See Tribulation(s) cross-reference study. See Topical Studies section: Prophecy, Melchizedek, and the Bald Knob Cross of Peace.
p15: Stars are best discerned from the lonely isolation of experiential depths, not from the illuminated and ecstatic mountain tops. SPURGEON, CHARLES. 1834-1892. (English clergy): “Stars may be seen from the bottom of a deep well, when they cannot be discerned from the top of a mountain. So are many things learned in adversity which the prosperous man dreams not of.”
p16: Whet the appetites of your associates for truth; give advice only when it is asked for. AMIEL, HENRI FREDERIC. 1821-1881. (Swiss philosopher): “Before giving advice we must have secured its acceptance, or rather, have made it desired.”
p17: Affectation is the ridiculous effort of the ignorant to appear wise, the attempt of the barren soul to appear rich. LAVATER, JOHN CASPER. 1741-1801. (Swiss theologian): “All affectation is the vain and ridiculous attempt of poverty to appear rich.”
p18: You cannot perceive spiritual truth until you feelingly experience it, and many truths are not really felt except in adversity. MILL, JOHN STUART. 1806-1873. (English economist): “There are many truths of which the full meaning cannot be realized until personal experience has brought it home.” TAYLOR, JEREMY. 1613-1667. (English bishop): “Many secrets of religion are not perceived till they be felt, and are not felt but in the day of a great calamity.”
p20: Impatience is a spirit poison; anger is like a stone hurled into a hornet’s nest. EDWARDS, TRYON, original compiler. The New Dictionary of Thoughts. Classic Publishing Co., London & New York, 1890-1934 and later. “Anger is as to a stone cast into a wasp’s nest.” Malabar Proverb. (Quoted in Tyron Edwards’ The New Dictionary of Thoughts.)
p21: Anxiety must be abandoned. The disappointments hardest to bear are those which never come. LOWELL, JAMES RUSSELL. 1819-1891. “Democracy and Addresses.” (American poet and essayist): “Let us be of good cheer, remembering that the misfortunes hardest to bear are those which never come.”
p23: The high mission of any art is, by its illusions, to foreshadow a higher universe reality, to crystallize the emotions of time into the thought of eternity. GOETHE, JOHANN WOLFGANG VON. 1749-1832. (German poet, dramatist and philosopher): “The highest problem of any art is to cause by appearance the illusion of a higher reality.”
p24: The evolving soul is not made divine by what it does, but by what it strives to do. BROWNING, ROBERT. 1812-1889. (English poet): “Tis not what man does which exalts him, but what man would do!”
p26: The destiny of eternity is determined moment by moment by the achievements of the day by day living.
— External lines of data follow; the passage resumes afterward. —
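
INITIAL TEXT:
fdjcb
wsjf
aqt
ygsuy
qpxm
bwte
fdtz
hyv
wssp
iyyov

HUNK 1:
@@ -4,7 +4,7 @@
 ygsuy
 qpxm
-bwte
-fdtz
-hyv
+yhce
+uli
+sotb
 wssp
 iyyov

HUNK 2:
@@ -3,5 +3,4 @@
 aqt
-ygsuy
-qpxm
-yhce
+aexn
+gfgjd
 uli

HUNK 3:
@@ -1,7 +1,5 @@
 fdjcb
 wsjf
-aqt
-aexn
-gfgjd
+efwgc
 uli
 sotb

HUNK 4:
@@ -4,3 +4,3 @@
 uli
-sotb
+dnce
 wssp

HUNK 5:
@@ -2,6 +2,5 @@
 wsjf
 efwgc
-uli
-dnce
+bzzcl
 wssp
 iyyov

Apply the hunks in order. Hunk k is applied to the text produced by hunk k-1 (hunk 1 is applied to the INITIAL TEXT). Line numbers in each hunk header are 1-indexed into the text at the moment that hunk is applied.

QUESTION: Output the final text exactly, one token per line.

Answer: fdjcb
wsjf
efwgc
bzzcl
wssp
iyyov

Derivation:
Hunk 1: at line 4 remove [bwte,fdtz,hyv] add [yhce,uli,sotb] -> 10 lines: fdjcb wsjf aqt ygsuy qpxm yhce uli sotb wssp iyyov
Hunk 2: at line 3 remove [ygsuy,qpxm,yhce] add [aexn,gfgjd] -> 9 lines: fdjcb wsjf aqt aexn gfgjd uli sotb wssp iyyov
Hunk 3: at line 1 remove [aqt,aexn,gfgjd] add [efwgc] -> 7 lines: fdjcb wsjf efwgc uli sotb wssp iyyov
Hunk 4: at line 4 remove [sotb] add [dnce] -> 7 lines: fdjcb wsjf efwgc uli dnce wssp iyyov
Hunk 5: at line 2 remove [uli,dnce] add [bzzcl] -> 6 lines: fdjcb wsjf efwgc bzzcl wssp iyyov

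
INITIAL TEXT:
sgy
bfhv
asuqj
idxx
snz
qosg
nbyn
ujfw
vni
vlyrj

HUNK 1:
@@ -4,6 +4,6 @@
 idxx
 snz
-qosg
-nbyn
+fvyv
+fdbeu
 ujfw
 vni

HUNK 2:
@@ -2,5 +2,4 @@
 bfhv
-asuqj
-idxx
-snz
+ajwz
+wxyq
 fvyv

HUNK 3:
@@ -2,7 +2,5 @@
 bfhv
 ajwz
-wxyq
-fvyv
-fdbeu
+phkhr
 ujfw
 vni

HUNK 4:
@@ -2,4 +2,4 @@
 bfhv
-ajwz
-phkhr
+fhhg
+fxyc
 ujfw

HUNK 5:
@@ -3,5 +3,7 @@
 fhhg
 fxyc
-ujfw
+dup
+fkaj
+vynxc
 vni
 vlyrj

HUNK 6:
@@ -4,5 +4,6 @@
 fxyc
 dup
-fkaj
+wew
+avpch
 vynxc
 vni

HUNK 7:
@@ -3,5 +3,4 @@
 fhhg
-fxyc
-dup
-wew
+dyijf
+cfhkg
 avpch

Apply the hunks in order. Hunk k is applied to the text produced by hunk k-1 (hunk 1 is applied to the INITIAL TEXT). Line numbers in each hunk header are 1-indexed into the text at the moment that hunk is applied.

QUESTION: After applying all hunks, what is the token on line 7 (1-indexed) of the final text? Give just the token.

Answer: vynxc

Derivation:
Hunk 1: at line 4 remove [qosg,nbyn] add [fvyv,fdbeu] -> 10 lines: sgy bfhv asuqj idxx snz fvyv fdbeu ujfw vni vlyrj
Hunk 2: at line 2 remove [asuqj,idxx,snz] add [ajwz,wxyq] -> 9 lines: sgy bfhv ajwz wxyq fvyv fdbeu ujfw vni vlyrj
Hunk 3: at line 2 remove [wxyq,fvyv,fdbeu] add [phkhr] -> 7 lines: sgy bfhv ajwz phkhr ujfw vni vlyrj
Hunk 4: at line 2 remove [ajwz,phkhr] add [fhhg,fxyc] -> 7 lines: sgy bfhv fhhg fxyc ujfw vni vlyrj
Hunk 5: at line 3 remove [ujfw] add [dup,fkaj,vynxc] -> 9 lines: sgy bfhv fhhg fxyc dup fkaj vynxc vni vlyrj
Hunk 6: at line 4 remove [fkaj] add [wew,avpch] -> 10 lines: sgy bfhv fhhg fxyc dup wew avpch vynxc vni vlyrj
Hunk 7: at line 3 remove [fxyc,dup,wew] add [dyijf,cfhkg] -> 9 lines: sgy bfhv fhhg dyijf cfhkg avpch vynxc vni vlyrj
Final line 7: vynxc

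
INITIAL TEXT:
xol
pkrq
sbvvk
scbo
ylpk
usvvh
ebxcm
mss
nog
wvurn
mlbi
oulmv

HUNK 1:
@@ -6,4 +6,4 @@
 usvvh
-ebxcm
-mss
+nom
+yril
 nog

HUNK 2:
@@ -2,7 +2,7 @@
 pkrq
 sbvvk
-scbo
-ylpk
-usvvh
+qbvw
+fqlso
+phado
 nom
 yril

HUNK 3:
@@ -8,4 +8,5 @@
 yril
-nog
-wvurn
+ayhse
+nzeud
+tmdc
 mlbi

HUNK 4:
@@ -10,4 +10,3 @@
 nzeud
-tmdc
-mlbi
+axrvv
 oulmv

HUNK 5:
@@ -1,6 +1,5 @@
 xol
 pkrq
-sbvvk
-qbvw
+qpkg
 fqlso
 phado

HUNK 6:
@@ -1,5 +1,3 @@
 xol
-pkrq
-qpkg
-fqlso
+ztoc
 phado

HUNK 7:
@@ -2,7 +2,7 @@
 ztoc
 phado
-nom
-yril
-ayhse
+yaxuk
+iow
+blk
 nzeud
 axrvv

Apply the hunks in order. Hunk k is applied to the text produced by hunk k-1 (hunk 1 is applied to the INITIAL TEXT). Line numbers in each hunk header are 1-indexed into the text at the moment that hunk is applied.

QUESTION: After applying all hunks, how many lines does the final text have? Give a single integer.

Answer: 9

Derivation:
Hunk 1: at line 6 remove [ebxcm,mss] add [nom,yril] -> 12 lines: xol pkrq sbvvk scbo ylpk usvvh nom yril nog wvurn mlbi oulmv
Hunk 2: at line 2 remove [scbo,ylpk,usvvh] add [qbvw,fqlso,phado] -> 12 lines: xol pkrq sbvvk qbvw fqlso phado nom yril nog wvurn mlbi oulmv
Hunk 3: at line 8 remove [nog,wvurn] add [ayhse,nzeud,tmdc] -> 13 lines: xol pkrq sbvvk qbvw fqlso phado nom yril ayhse nzeud tmdc mlbi oulmv
Hunk 4: at line 10 remove [tmdc,mlbi] add [axrvv] -> 12 lines: xol pkrq sbvvk qbvw fqlso phado nom yril ayhse nzeud axrvv oulmv
Hunk 5: at line 1 remove [sbvvk,qbvw] add [qpkg] -> 11 lines: xol pkrq qpkg fqlso phado nom yril ayhse nzeud axrvv oulmv
Hunk 6: at line 1 remove [pkrq,qpkg,fqlso] add [ztoc] -> 9 lines: xol ztoc phado nom yril ayhse nzeud axrvv oulmv
Hunk 7: at line 2 remove [nom,yril,ayhse] add [yaxuk,iow,blk] -> 9 lines: xol ztoc phado yaxuk iow blk nzeud axrvv oulmv
Final line count: 9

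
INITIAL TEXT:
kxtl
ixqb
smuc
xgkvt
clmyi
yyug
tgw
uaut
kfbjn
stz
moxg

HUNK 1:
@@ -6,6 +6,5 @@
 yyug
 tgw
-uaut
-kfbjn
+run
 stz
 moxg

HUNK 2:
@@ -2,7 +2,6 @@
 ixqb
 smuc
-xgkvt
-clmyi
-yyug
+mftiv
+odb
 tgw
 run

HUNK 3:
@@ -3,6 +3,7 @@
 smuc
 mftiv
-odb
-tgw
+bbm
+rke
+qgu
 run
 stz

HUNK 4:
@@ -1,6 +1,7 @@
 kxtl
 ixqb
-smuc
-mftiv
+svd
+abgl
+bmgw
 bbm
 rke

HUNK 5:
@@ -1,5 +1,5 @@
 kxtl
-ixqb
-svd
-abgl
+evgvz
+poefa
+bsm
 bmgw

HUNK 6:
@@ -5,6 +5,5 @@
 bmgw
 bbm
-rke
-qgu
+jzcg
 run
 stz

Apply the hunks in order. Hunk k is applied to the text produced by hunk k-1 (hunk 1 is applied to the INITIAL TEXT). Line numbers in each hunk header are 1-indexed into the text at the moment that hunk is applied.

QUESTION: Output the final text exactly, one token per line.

Answer: kxtl
evgvz
poefa
bsm
bmgw
bbm
jzcg
run
stz
moxg

Derivation:
Hunk 1: at line 6 remove [uaut,kfbjn] add [run] -> 10 lines: kxtl ixqb smuc xgkvt clmyi yyug tgw run stz moxg
Hunk 2: at line 2 remove [xgkvt,clmyi,yyug] add [mftiv,odb] -> 9 lines: kxtl ixqb smuc mftiv odb tgw run stz moxg
Hunk 3: at line 3 remove [odb,tgw] add [bbm,rke,qgu] -> 10 lines: kxtl ixqb smuc mftiv bbm rke qgu run stz moxg
Hunk 4: at line 1 remove [smuc,mftiv] add [svd,abgl,bmgw] -> 11 lines: kxtl ixqb svd abgl bmgw bbm rke qgu run stz moxg
Hunk 5: at line 1 remove [ixqb,svd,abgl] add [evgvz,poefa,bsm] -> 11 lines: kxtl evgvz poefa bsm bmgw bbm rke qgu run stz moxg
Hunk 6: at line 5 remove [rke,qgu] add [jzcg] -> 10 lines: kxtl evgvz poefa bsm bmgw bbm jzcg run stz moxg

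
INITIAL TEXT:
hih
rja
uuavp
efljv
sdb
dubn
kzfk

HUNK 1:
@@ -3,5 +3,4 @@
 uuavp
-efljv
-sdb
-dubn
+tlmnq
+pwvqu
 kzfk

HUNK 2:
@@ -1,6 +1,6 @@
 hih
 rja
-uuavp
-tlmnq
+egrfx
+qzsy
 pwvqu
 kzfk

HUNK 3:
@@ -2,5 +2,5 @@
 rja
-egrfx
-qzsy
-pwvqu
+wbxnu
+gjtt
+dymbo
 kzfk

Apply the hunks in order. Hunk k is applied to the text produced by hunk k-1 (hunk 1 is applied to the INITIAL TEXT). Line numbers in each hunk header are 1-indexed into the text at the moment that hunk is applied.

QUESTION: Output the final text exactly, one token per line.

Answer: hih
rja
wbxnu
gjtt
dymbo
kzfk

Derivation:
Hunk 1: at line 3 remove [efljv,sdb,dubn] add [tlmnq,pwvqu] -> 6 lines: hih rja uuavp tlmnq pwvqu kzfk
Hunk 2: at line 1 remove [uuavp,tlmnq] add [egrfx,qzsy] -> 6 lines: hih rja egrfx qzsy pwvqu kzfk
Hunk 3: at line 2 remove [egrfx,qzsy,pwvqu] add [wbxnu,gjtt,dymbo] -> 6 lines: hih rja wbxnu gjtt dymbo kzfk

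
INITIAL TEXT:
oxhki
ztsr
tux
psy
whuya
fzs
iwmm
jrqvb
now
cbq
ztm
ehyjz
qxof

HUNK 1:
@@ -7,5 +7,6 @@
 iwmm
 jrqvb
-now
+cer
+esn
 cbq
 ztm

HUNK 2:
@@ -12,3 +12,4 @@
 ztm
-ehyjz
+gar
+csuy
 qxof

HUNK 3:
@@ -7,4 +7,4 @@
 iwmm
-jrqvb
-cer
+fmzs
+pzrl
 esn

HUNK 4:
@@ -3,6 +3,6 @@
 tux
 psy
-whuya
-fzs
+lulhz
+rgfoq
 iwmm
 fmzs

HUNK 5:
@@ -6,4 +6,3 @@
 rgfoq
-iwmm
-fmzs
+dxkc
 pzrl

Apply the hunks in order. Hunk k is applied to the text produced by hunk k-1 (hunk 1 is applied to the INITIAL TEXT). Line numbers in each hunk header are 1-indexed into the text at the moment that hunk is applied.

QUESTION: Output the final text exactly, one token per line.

Answer: oxhki
ztsr
tux
psy
lulhz
rgfoq
dxkc
pzrl
esn
cbq
ztm
gar
csuy
qxof

Derivation:
Hunk 1: at line 7 remove [now] add [cer,esn] -> 14 lines: oxhki ztsr tux psy whuya fzs iwmm jrqvb cer esn cbq ztm ehyjz qxof
Hunk 2: at line 12 remove [ehyjz] add [gar,csuy] -> 15 lines: oxhki ztsr tux psy whuya fzs iwmm jrqvb cer esn cbq ztm gar csuy qxof
Hunk 3: at line 7 remove [jrqvb,cer] add [fmzs,pzrl] -> 15 lines: oxhki ztsr tux psy whuya fzs iwmm fmzs pzrl esn cbq ztm gar csuy qxof
Hunk 4: at line 3 remove [whuya,fzs] add [lulhz,rgfoq] -> 15 lines: oxhki ztsr tux psy lulhz rgfoq iwmm fmzs pzrl esn cbq ztm gar csuy qxof
Hunk 5: at line 6 remove [iwmm,fmzs] add [dxkc] -> 14 lines: oxhki ztsr tux psy lulhz rgfoq dxkc pzrl esn cbq ztm gar csuy qxof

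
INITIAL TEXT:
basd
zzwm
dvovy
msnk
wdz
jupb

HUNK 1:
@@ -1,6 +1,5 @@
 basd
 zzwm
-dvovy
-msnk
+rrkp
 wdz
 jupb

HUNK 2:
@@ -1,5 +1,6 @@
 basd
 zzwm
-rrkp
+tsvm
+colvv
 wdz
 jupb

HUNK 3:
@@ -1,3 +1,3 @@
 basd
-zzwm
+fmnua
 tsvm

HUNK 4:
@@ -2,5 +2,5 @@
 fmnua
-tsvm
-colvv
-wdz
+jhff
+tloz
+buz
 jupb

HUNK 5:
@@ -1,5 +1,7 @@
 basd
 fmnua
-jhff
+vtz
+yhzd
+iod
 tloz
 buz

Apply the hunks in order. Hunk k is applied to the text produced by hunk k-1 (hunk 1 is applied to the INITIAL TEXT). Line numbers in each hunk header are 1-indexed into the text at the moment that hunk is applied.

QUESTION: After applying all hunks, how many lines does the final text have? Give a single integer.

Answer: 8

Derivation:
Hunk 1: at line 1 remove [dvovy,msnk] add [rrkp] -> 5 lines: basd zzwm rrkp wdz jupb
Hunk 2: at line 1 remove [rrkp] add [tsvm,colvv] -> 6 lines: basd zzwm tsvm colvv wdz jupb
Hunk 3: at line 1 remove [zzwm] add [fmnua] -> 6 lines: basd fmnua tsvm colvv wdz jupb
Hunk 4: at line 2 remove [tsvm,colvv,wdz] add [jhff,tloz,buz] -> 6 lines: basd fmnua jhff tloz buz jupb
Hunk 5: at line 1 remove [jhff] add [vtz,yhzd,iod] -> 8 lines: basd fmnua vtz yhzd iod tloz buz jupb
Final line count: 8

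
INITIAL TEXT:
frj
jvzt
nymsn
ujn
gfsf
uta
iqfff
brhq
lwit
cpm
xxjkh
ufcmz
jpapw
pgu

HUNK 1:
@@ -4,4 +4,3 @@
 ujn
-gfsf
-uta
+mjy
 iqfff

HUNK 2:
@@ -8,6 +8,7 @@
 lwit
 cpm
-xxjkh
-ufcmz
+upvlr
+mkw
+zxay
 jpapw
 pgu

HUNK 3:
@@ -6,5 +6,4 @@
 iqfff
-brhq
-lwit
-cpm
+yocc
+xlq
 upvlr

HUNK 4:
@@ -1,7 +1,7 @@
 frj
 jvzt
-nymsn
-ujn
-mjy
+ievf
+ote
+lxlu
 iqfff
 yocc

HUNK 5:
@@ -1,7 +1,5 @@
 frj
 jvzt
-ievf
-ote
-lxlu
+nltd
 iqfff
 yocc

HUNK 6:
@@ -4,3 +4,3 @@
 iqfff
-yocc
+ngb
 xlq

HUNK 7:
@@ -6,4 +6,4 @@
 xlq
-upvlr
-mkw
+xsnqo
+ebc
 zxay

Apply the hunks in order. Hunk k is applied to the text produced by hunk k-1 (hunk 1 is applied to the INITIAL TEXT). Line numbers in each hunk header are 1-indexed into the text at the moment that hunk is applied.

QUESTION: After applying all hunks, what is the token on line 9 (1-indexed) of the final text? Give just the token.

Hunk 1: at line 4 remove [gfsf,uta] add [mjy] -> 13 lines: frj jvzt nymsn ujn mjy iqfff brhq lwit cpm xxjkh ufcmz jpapw pgu
Hunk 2: at line 8 remove [xxjkh,ufcmz] add [upvlr,mkw,zxay] -> 14 lines: frj jvzt nymsn ujn mjy iqfff brhq lwit cpm upvlr mkw zxay jpapw pgu
Hunk 3: at line 6 remove [brhq,lwit,cpm] add [yocc,xlq] -> 13 lines: frj jvzt nymsn ujn mjy iqfff yocc xlq upvlr mkw zxay jpapw pgu
Hunk 4: at line 1 remove [nymsn,ujn,mjy] add [ievf,ote,lxlu] -> 13 lines: frj jvzt ievf ote lxlu iqfff yocc xlq upvlr mkw zxay jpapw pgu
Hunk 5: at line 1 remove [ievf,ote,lxlu] add [nltd] -> 11 lines: frj jvzt nltd iqfff yocc xlq upvlr mkw zxay jpapw pgu
Hunk 6: at line 4 remove [yocc] add [ngb] -> 11 lines: frj jvzt nltd iqfff ngb xlq upvlr mkw zxay jpapw pgu
Hunk 7: at line 6 remove [upvlr,mkw] add [xsnqo,ebc] -> 11 lines: frj jvzt nltd iqfff ngb xlq xsnqo ebc zxay jpapw pgu
Final line 9: zxay

Answer: zxay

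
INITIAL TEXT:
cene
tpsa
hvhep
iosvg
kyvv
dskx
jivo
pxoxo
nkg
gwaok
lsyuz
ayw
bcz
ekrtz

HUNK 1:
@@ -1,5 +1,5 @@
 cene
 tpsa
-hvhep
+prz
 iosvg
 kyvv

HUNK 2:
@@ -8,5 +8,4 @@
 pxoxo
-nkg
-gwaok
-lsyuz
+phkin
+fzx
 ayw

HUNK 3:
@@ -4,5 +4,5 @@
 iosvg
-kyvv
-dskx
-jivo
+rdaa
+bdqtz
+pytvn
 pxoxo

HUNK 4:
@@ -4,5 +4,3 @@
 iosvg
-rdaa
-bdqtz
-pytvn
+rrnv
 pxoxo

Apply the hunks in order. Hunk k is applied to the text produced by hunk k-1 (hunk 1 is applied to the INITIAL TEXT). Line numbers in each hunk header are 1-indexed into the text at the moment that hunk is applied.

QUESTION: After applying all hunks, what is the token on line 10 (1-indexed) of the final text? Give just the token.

Hunk 1: at line 1 remove [hvhep] add [prz] -> 14 lines: cene tpsa prz iosvg kyvv dskx jivo pxoxo nkg gwaok lsyuz ayw bcz ekrtz
Hunk 2: at line 8 remove [nkg,gwaok,lsyuz] add [phkin,fzx] -> 13 lines: cene tpsa prz iosvg kyvv dskx jivo pxoxo phkin fzx ayw bcz ekrtz
Hunk 3: at line 4 remove [kyvv,dskx,jivo] add [rdaa,bdqtz,pytvn] -> 13 lines: cene tpsa prz iosvg rdaa bdqtz pytvn pxoxo phkin fzx ayw bcz ekrtz
Hunk 4: at line 4 remove [rdaa,bdqtz,pytvn] add [rrnv] -> 11 lines: cene tpsa prz iosvg rrnv pxoxo phkin fzx ayw bcz ekrtz
Final line 10: bcz

Answer: bcz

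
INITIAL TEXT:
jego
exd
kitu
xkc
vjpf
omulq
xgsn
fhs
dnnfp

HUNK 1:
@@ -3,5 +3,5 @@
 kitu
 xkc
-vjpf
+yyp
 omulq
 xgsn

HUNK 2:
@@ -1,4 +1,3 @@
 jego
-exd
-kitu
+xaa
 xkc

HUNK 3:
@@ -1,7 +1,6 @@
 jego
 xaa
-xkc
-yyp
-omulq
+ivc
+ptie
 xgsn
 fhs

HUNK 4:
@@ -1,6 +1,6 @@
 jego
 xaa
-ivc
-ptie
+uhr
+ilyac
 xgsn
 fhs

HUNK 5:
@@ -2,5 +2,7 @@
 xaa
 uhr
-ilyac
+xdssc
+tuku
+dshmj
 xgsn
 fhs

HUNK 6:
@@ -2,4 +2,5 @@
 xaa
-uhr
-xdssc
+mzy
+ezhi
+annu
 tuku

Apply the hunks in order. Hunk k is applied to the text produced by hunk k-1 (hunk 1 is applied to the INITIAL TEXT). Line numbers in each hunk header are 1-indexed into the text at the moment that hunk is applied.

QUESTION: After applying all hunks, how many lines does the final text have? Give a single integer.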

The acts of today are the destiny of tomorrow. LAVATER, JOHN CASPER. 1741-1801. (Swiss theologian): “Act well at the moment, and you have performed a good action to all eternity.” CHAPIN, EDWIN HUBBEL. 1814-1880. (American clergy): “Every action of our lives touches on some chord that will vibrate in eternity.”
p27: Greatness lies not so much in possessing strength as in making a wise and divine use of such strength. BEECHER, HENRY WARD. 1813-1887. (American clergy): “Greatness lies, not in being strong, but in the right using of strength.”
p28: Knowledge is possessed only by sharing; it is safeguarded by wisdom and socialized by love. EMERSON, RALPH WALDO. 1803-1882. “Old Age.” Society and Solitude. Fields, Osgood & Co., Boston, 1870. (American poet and essayist): “Knowledge exists to be imparted.”
p12: melody is used eight times in 44:1. The other three occurrences are at: (48:7.12), (132:6.3), and (195:7.20).
p20: See Topical Study: Impatient Impatiently Impatience.